The federal debt can increase in two ways: when the government
sells debt to the public to finance budget deficits, and when it issues debt to certain government accounts like Social Security and Medicare for their reported surpluses.
A simple way to
think about this arithmetically is as follows: the change in the national debt is equal
to the current deficit plus the interest on the debt.
$1.36 trillion is a
gargantuan number and we need to be seriously concerned about it. But we should
also be realistic about it and place it in some context. There are
lots of reasons government spending as a share of GDP is expected to grow. For one thing, the
population of the U.S. has grown and with it the labor force, out of which
retirees become beneficiaries of Social Security and Medicare distributions. A
growing population also necessitates more public schools, roads, and also prisons. And
even if we balanced the budget, the debt would still change by the amount of the
interest payment obligations on the outstanding debt.
In the absolute, the
magnitude of the federal debt is mind-boggling. But that says nothing about our
ability as a rich nation to service our debt. In that context, it is better to think of
government spending as it relates to GDP--and it appears that ratio is
declining. This issue, however, will be left to another discussion, as it is not germane to a larger point that needs to be established first: namely, that both the absolute and relative size of the national debt are of far less concern than economic
growth and lower unemployment.
Who Owns the Debt?
To start that discussion, let's first dispense with a few fallacies.
First, the government is not like a household. It can print money; we can't.
The Treasury Secretary is authorized by the Constitution (Article 1, Section 8)

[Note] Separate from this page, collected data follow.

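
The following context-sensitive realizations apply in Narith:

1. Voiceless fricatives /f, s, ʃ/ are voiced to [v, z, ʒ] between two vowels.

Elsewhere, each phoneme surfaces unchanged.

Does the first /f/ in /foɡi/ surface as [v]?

No

/f/ (word-initial) is in the target of rule 1 but the environment (between two vowels) is not met → [f].
The actual realization is [f], not [v].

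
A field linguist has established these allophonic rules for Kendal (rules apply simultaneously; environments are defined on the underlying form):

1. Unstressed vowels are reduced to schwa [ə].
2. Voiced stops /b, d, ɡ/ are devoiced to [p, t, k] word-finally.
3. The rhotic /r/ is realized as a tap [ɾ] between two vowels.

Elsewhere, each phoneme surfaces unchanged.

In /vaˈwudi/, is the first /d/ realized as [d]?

/d/ (between /u/ and /i/) fails the environment for rule 2, so it stays [d].
The actual realization is [d], which matches [d].

Yes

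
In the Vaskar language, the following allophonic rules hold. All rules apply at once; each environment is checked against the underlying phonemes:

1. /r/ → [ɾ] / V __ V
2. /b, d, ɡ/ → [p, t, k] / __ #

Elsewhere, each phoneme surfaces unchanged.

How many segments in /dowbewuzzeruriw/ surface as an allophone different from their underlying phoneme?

2

Segments that undergo a rule: /r/ → [ɾ] (rule 1); /r/ → [ɾ] (rule 1).
All other segments surface unchanged.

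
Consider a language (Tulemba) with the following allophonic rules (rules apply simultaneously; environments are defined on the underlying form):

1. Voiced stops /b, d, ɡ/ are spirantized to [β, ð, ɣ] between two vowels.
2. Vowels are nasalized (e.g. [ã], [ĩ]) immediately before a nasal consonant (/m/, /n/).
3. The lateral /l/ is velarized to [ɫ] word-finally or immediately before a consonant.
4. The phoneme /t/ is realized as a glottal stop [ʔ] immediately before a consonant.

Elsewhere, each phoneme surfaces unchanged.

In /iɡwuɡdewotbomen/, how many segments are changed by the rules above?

3

Segments that undergo a rule: /t/ → [ʔ] (rule 4); /o/ → [õ] (rule 2); /e/ → [ẽ] (rule 2).
All other segments surface unchanged.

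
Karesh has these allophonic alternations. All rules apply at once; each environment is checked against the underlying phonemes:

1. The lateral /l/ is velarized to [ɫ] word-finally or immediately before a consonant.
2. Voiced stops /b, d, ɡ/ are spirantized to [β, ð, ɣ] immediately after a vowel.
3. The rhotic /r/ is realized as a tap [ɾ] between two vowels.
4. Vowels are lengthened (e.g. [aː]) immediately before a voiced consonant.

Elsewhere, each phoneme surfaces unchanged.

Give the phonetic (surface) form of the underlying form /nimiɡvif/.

[niːmiːɣvif]

/n/ — not in any rule's target class → [n].
/i/ — between /n/ and /m/, before a voiced consonant — surfaces as [iː] (rule 4).
/m/ (between /i/ and /i/): no rule targets it → [m].
/i/ (between /m/ and /ɡ/): before a voiced consonant, so rule 4 applies → [iː].
/ɡ/ meets the environment for rule 2 (immediately after a vowel) → [ɣ].
/v/ — not in any rule's target class → [v].
/i/ (between /v/ and /f/) is in the target of rule 4 but the environment (before a voiced consonant) is not met → [i].
/f/ — not in any rule's target class → [f].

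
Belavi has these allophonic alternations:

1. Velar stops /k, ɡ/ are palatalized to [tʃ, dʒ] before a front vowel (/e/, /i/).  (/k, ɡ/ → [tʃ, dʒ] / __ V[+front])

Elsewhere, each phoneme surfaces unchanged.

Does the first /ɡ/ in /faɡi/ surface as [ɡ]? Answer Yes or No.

Rule 1 applies to /ɡ/ (between /a/ and /i/: before a front vowel) → [dʒ].
The actual realization is [dʒ], not [ɡ].

No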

to mint coins of any denomination--hence, the recent conversations about minting a $1 trillion platinum coin. (As an aside, the process by which this would work is that the
Treasury Mint would first strike the coin and the Treasury would send it to the Federal Reserve Bank.
The Fed would then send $1 trillion to the Treasury for use in paying the government's bills. The Treasury, however, would need to mark time until the debt
ceiling was increased. With that act accomplished, the Fed could then send the coin back to the Treasury Mint, where it would be melted down and the trillion dollars taken
off the books. With a higher debt ceiling, the Treasury could in turn sell more debt in the form of bonds.)